Mientras Jackson seguía añadiendo especies a la lista, observé una estela como la que podría dejar un minisubmarino desplazándose justo debajo de la superficie, y señalé hacia un delfín con nariz en forma de botella que nadaba por entre una apertura en medio del manglar. De repente, el delfín giró y, con un gran barrido de la cola, lanzó un salmonete al aire. No bien el pez había tocado agua nuevamente, cuando otro delfín saltó y lo atrapó entre sus poderosas mandíbulas.
“¿Viste eso?”, le pregunté a Jackson. “Parece que se están divirtiendo”.
Ya casi es mediodía y mi estómago ha comenzado a gruñir. Nos detenemos a la sombra de un manglar, bebemos agua fría embotellada y comemos un delicioso sándwich de mantequilla de maní y jalea. Mientras permanecemos sentados en silencio, detecté una araña bananera tejiendo su telaraña entre dos ramas. Unos metros más abajo, dos cangrejos corretean entre las raíces de los mangles, como si estuvieran enfrascados en una especie de ritual de apareamiento, o tal vez simplemente jugando a las escondidas.
Ya ha transcurrido una hora desde que comenzamos a remar por los seis kilómetros de trayecto y aún no hemos visto a otro ser humano. Por un instante comienzo a preocuparme. ¿Habremos tomado un rumbo equivocado? Pero pronto deseché ese pensamiento. Hay cosas mucho más terribles que perderse en el paraíso en medio de una perfecta tarde de primavera.
Entonces, al doblar de una esquina, veo el sitio para el lanzamiento de las canoas.
“Tenemos que apurarnos” le digo a mi amigo. “Aun tengo que hacer otras dos escalas”.
Weedon Island ha permanecido prácticamente intacta durante 2.000 años, de manera que sé que tendré mucho que explorar cuando regrese la siguiente semana.

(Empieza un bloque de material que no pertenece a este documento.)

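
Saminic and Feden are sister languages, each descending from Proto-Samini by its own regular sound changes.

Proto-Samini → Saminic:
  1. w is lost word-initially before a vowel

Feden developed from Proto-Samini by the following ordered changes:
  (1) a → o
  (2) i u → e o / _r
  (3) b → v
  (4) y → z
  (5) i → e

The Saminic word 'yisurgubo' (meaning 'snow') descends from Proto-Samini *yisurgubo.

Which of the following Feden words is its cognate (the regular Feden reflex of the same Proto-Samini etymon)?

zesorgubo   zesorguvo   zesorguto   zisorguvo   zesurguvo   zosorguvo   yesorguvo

zesorguvo

Feden: *yisurgubo > yisorgubo > yisorguvo > zisorguvo > zesorguvo  (by pre-rhotic lowering, unconditioned shift, unconditioned shift, vowel merger)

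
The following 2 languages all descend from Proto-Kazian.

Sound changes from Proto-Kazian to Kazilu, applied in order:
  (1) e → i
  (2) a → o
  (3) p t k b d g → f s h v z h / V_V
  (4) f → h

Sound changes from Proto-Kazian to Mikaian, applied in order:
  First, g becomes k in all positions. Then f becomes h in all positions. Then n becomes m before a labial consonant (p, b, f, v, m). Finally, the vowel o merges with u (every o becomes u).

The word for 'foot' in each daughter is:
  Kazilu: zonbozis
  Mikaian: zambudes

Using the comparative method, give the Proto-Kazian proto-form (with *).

Position 6: Kazilu has z, Mikaian has d. Mikaian preserves d here (none of its changes turn any other segment into d), so the proto-segment is *d.
Position 2: Kazilu has o, Mikaian has a. Mikaian preserves a here (none of its changes turn any other segment into a), so the proto-segment is *a.
This points to *zanbodes. Verify forward in each daughter:
Kazilu: start from *zanbodes.
  rule 1 (vowel merger): zanbodes → zanbodis
  rule 2 (vowel merger): zanbodis → zonbodis
  rule 3 (intervocalic lenition): zonbodis → zonbozis
  rule 4: no change — zonbozis
  ⇒ Kazilu zonbozis
Mikaian: *zanbodes
  zanbodes (rule 1 does not apply)
  zanbodes (rule 2 does not apply)
  zanbodes → zambodes   [nasal place assimilation]
  zambodes → zambudes   [vowel merger]
  giving Mikaian zambudes.
No other proto-form is consistent with every reflex, so the reconstruction is *zanbodes.

*zanbodes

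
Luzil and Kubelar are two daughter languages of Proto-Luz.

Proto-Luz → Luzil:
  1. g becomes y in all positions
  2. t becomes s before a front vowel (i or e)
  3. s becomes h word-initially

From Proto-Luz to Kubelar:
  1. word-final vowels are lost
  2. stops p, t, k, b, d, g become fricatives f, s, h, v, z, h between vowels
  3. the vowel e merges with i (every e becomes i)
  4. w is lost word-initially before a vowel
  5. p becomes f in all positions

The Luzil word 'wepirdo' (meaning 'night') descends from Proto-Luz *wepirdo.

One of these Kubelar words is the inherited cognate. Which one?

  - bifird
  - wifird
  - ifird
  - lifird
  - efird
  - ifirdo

ifird

Kubelar: *wepirdo
  wepirdo → wepird   [apocope]
  wepird → wefird   [intervocalic lenition]
  wefird → wifird   [vowel merger]
  wifird → ifird   [glide loss]
  ifird (rule 5 does not apply)
  giving Kubelar ifird.
Only 'ifird' matches the regular Kubelar development of *wepirdo.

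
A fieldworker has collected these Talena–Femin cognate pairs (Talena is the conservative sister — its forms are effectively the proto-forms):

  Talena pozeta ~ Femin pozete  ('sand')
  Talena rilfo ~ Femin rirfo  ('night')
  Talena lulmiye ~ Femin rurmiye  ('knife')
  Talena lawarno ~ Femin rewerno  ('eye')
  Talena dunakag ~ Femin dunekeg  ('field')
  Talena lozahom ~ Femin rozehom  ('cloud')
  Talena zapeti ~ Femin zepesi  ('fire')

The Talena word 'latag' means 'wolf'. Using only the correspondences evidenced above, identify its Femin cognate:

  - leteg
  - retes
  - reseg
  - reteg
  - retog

lawarno ~ rewerno — Talena l corresponds to Femin r word-initially before a back vowel.
lawarno ~ rewerno, dunakag ~ dunekeg — Talena a corresponds to Femin e after a consonant, before a consonant other than r, m, n, p, b, f, v.
Applying these to Talena 'latag':
  latag → ratag   (l→r word-initially before a back vowel)
  ratag → retag   (a→e after a consonant, before a consonant other than r, m, n, p, b, f, v)
  retag → reteg   (a→e after a consonant, before a consonant other than r, m, n, p, b, f, v)
So the Femin cognate is 'reteg'.

reteg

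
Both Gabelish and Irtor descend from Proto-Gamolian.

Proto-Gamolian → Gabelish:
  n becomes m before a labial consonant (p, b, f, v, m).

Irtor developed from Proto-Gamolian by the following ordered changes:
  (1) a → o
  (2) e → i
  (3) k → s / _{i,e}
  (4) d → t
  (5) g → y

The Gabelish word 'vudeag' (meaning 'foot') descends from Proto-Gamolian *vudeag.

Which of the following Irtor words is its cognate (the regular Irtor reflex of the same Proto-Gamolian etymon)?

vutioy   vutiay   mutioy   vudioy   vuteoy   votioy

vutioy

Irtor: *vudeag > vudeog > vudiog > vutiog > vutioy  (by vowel merger, vowel merger, unconditioned shift, unconditioned shift)
Only 'vutioy' matches the regular Irtor development of *vudeag.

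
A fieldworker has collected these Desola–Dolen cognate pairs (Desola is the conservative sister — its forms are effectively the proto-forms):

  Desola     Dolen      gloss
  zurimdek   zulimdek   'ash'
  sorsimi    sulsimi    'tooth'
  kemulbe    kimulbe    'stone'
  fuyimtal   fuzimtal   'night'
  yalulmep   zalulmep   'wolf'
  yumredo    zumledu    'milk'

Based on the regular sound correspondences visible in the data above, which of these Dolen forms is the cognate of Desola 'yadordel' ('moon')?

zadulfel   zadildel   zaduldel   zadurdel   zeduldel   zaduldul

yalulmep ~ zalulmep — Desola y corresponds to Dolen z word-initially before a back vowel.
sorsimi ~ sulsimi — Desola o corresponds to Dolen u after a consonant, before r.
sorsimi ~ sulsimi — Desola r corresponds to Dolen l after a vowel, before a consonant other than r, m, n, p, b, f, v.
Applying these to Desola 'yadordel':
  yadordel → zadordel   (y→z word-initially before a back vowel)
  zadordel → zadurdel   (o→u after a consonant, before r)
  zadurdel → zaduldel   (r→l after a vowel, before a consonant other than r, m, n, p, b, f, v)
So the Dolen cognate is 'zaduldel'.

zaduldel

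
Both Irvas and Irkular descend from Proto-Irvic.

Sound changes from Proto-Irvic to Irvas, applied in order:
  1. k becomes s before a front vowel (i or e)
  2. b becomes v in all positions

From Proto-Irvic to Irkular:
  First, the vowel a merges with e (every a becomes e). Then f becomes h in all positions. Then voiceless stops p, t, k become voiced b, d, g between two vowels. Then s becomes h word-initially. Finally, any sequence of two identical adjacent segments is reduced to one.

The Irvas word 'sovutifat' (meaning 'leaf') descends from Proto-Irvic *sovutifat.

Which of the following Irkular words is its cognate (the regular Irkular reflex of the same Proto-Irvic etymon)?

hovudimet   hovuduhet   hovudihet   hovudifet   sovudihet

Irkular: *sovutifat
  sovutifat → sovutifet   [vowel merger]
  sovutifet → sovutihet   [unconditioned shift]
  sovutihet → sovudihet   [intervocalic voicing]
  sovudihet → hovudihet   [debuccalisation]
  hovudihet (rule 5 does not apply)
  giving Irkular hovudihet.
Only 'hovudihet' matches the regular Irkular development of *sovutifat.

hovudihet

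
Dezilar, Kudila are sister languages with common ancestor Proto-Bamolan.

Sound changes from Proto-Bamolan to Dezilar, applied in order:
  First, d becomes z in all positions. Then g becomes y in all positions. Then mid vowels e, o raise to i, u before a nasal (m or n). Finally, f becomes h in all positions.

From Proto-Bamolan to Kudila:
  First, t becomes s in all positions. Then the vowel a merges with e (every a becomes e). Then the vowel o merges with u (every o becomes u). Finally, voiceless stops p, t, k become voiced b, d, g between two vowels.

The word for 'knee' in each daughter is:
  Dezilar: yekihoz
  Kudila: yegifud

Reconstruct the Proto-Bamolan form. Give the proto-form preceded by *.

Position 6: Dezilar has o, Kudila has u. Dezilar preserves o here (none of its changes turn any other segment into o), so the proto-segment is *o.
Position 3: Dezilar has k, Kudila has g. Dezilar preserves k here (none of its changes turn any other segment into k), so the proto-segment is *k.
Verify the candidate proto-form against each daughter:
Dezilar: *yekifod > yekifoz > yekihoz  (by unconditioned shift, unconditioned shift)
Kudila: start from *yekifod.
  rule 1: no change — yekifod
  rule 2: no change — yekifod
  rule 3 (vowel merger): yekifod → yekifud
  rule 4 (intervocalic voicing): yekifud → yegifud
  ⇒ Kudila yegifud
*yekifod is the unique common source.

*yekifod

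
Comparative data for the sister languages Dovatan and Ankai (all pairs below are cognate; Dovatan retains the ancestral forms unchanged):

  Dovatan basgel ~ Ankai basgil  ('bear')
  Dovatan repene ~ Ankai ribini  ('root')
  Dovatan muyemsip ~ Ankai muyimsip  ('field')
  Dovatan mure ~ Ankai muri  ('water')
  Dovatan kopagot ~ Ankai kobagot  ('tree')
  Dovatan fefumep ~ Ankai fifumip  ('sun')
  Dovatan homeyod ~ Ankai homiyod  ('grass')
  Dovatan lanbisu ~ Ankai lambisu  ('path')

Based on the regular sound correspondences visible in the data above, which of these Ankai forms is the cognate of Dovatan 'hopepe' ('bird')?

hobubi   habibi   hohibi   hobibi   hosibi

repene ~ ribini — Dovatan p corresponds to Ankai b between vowels (before a front vowel).
repene ~ ribini, fefumep ~ fifumip — Dovatan e corresponds to Ankai i after a consonant, before a labial obstruent.
repene ~ ribini, mure ~ muri — Dovatan e corresponds to Ankai i word-finally.
Applying these to Dovatan 'hopepe':
  hopepe → hobepe   (p→b between vowels (before a front vowel))
  hobepe → hobipe   (e→i after a consonant, before a labial obstruent)
  hobipe → hobibe   (p→b between vowels (before a front vowel))
  hobibe → hobibi   (e→i word-finally)
So the Ankai cognate is 'hobibi'.

hobibi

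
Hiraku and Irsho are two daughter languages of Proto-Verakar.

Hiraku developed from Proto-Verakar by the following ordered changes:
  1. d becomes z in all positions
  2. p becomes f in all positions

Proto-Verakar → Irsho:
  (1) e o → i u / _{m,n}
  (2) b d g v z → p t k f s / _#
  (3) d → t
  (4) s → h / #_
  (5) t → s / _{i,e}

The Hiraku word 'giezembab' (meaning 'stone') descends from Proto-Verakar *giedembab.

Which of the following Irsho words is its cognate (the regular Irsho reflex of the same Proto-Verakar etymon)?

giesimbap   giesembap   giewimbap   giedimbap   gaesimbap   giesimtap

giesimbap

Irsho: start from *giedembab.
  rule 1 (pre-nasal raising): giedembab → giedimbab
  rule 2 (final devoicing): giedimbab → giedimbap
  rule 3 (unconditioned shift): giedimbap → gietimbap
  rule 4: no change — gietimbap
  rule 5 (palatalisation): gietimbap → giesimbap
  ⇒ Irsho giesimbap
Only 'giesimbap' matches the regular Irsho development of *giedembab.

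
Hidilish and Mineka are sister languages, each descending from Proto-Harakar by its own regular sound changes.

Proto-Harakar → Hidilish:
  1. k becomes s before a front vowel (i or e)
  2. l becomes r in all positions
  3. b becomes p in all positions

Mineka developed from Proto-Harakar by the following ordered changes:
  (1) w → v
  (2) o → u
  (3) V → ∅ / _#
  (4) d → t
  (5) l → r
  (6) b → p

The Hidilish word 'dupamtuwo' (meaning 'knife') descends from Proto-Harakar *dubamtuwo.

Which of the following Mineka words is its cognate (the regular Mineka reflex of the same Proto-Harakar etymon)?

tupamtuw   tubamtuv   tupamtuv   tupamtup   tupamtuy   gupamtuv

tupamtuv

Mineka: *dubamtuwo > dubamtuvo > dubamtuvu > dubamtuv > tubamtuv > tupamtuv  (by unconditioned shift, vowel merger, apocope, unconditioned shift, unconditioned shift)
Only 'tupamtuv' matches the regular Mineka development of *dubamtuwo.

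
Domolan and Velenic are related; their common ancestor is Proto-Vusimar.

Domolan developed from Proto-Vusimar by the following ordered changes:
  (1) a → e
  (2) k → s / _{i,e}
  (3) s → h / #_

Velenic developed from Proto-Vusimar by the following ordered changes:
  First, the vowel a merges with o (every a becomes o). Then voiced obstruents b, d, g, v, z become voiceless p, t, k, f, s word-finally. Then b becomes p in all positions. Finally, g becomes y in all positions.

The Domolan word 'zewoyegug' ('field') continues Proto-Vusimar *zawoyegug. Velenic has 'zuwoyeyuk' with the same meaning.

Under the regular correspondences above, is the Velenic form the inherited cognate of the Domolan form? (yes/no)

Derive the expected Velenic reflex of *zawoyegug:
Velenic: *zawoyegug
  zawoyegug → zowoyegug   [vowel merger]
  zowoyegug → zowoyeguk   [final devoicing]
  zowoyeguk (rule 3 does not apply)
  zowoyeguk → zowoyeyuk   [unconditioned shift]
  giving Velenic zowoyeyuk.
The regular Velenic reflex would be 'zowoyeyuk', but the attested form is 'zuwoyeyuk'. The correspondence is irregular, so they are not cognates (the Velenic form has a different source).

no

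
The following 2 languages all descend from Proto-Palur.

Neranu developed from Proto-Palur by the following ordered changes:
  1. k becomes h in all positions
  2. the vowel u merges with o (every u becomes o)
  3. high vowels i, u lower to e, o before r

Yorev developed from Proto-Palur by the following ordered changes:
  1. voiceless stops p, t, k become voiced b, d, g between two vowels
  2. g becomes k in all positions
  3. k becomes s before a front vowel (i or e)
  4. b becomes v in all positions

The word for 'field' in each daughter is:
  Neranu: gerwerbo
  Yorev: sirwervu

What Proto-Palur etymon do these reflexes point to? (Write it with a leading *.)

*girwerbu

Position 1: Neranu has g, Yorev has s. Neranu preserves g here (none of its changes turn any other segment into g), so the proto-segment is *g.
Position 2: Neranu has e, Yorev has i. Yorev preserves i here (none of its changes turn any other segment into i), so the proto-segment is *i.
Position 8: Neranu has o, Yorev has u. Yorev preserves u here (none of its changes turn any other segment into u), so the proto-segment is *u.
Verify the candidate proto-form against each daughter:
Neranu: start from *girwerbu.
  rule 1: no change — girwerbu
  rule 2 (vowel merger): girwerbu → girwerbo
  rule 3 (pre-rhotic lowering): girwerbo → gerwerbo
  ⇒ Neranu gerwerbo
Yorev: *girwerbu > kirwerbu > sirwerbu > sirwervu  (by unconditioned shift, palatalisation, unconditioned shift)
No other proto-form is consistent with every reflex, so the reconstruction is *girwerbu.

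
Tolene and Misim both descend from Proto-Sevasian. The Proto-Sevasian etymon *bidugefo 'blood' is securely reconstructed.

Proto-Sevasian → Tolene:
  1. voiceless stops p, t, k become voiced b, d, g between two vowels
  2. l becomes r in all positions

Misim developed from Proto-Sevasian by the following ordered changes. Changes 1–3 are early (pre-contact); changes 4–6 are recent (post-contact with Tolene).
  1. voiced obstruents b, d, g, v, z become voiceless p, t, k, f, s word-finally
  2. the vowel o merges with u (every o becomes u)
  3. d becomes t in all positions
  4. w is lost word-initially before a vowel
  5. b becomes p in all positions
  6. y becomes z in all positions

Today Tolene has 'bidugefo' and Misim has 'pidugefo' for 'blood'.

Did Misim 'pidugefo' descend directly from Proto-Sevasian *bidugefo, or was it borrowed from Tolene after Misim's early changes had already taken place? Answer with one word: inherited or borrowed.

borrowed

If inherited, *bidugefo would pass through all of Misim's changes:
Misim: *bidugefo > bidugefu > bitugefu > pitugefu  (by vowel merger, unconditioned shift, unconditioned shift)
If borrowed from Tolene 'bidugefo' after the early changes, it would undergo only the recent ones:
  rule 4 (glide loss): no change (bidugefo)
  rule 5 (unconditioned shift): bidugefo → pidugefo
  rule 6 (unconditioned shift): no change (pidugefo)
  ⇒ as a loan: pidugefo
Misim 'pidugefo' matches the loan outcome 'pidugefo', not the inherited 'pitugefu' — it skipped the early Misim changes, so it was borrowed from Tolene.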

Caladesi y Honeymoon Islands
Ahora, con mi kayak en el techo de mi SUV, me dirijo hacia el norte, a Dunedin y a los parques estatales de Honeymoon y Caladesi Islands. Estos parques, separados por una estrecha franja de agua llamada Hurricane Pass, cuenta con algunas de las mejores playas de Florida.
A Honeymoon (Luna de Miel), bautizada así porque otrora fue un escondite para los recién casados, se puede llegar en auto desde el continente. Resulta un destino favorito para los observadores de aves y para quienes gustan de caminar por la playa, ya que se puede recorrer el lugar durante horas con la arena y el mar como únicos acompañantes.
Sin embargo, a Caladesi Island, otra de las playas preferidas de Dr. Beach (clasificada No. 2 en los años 2006 y 2007), sólo puede llegarse en embarcación privada o en trasbordador público. En un fin de semana típico, la marina con 108 atracaderos, generalmente está repleta de embarcaciones de placer que han llegado para disfrutar de las famosas arenas blancas del parque. Sin embargo, el resto de la semana las playas y los caminos están, por lo general, vacíos.
El trasbordador parte regularmente desde la cercana Honeymoon Island, pero yo no tengo tiempo que perder. Así es que arrastro mi kayak y dejo que se deslice en el agua. La marea alta me lleva hacia los marcadores del canal que conducen al área de descanso de Caladesi.
El cruce toma menos de una hora, de manera que estoy adelantado y puedo detenerme a merendar. Mientras como, recorro un sendero natural de 4 kilómetros que atraviesa enormes pinos y robles que tienen 100 años de antigüedad. Ando al tanto de las serpientes cascabel (esta isla tiene su cuota), y ni cuenta me doy de que el helado comienza a derretirse en mi mano.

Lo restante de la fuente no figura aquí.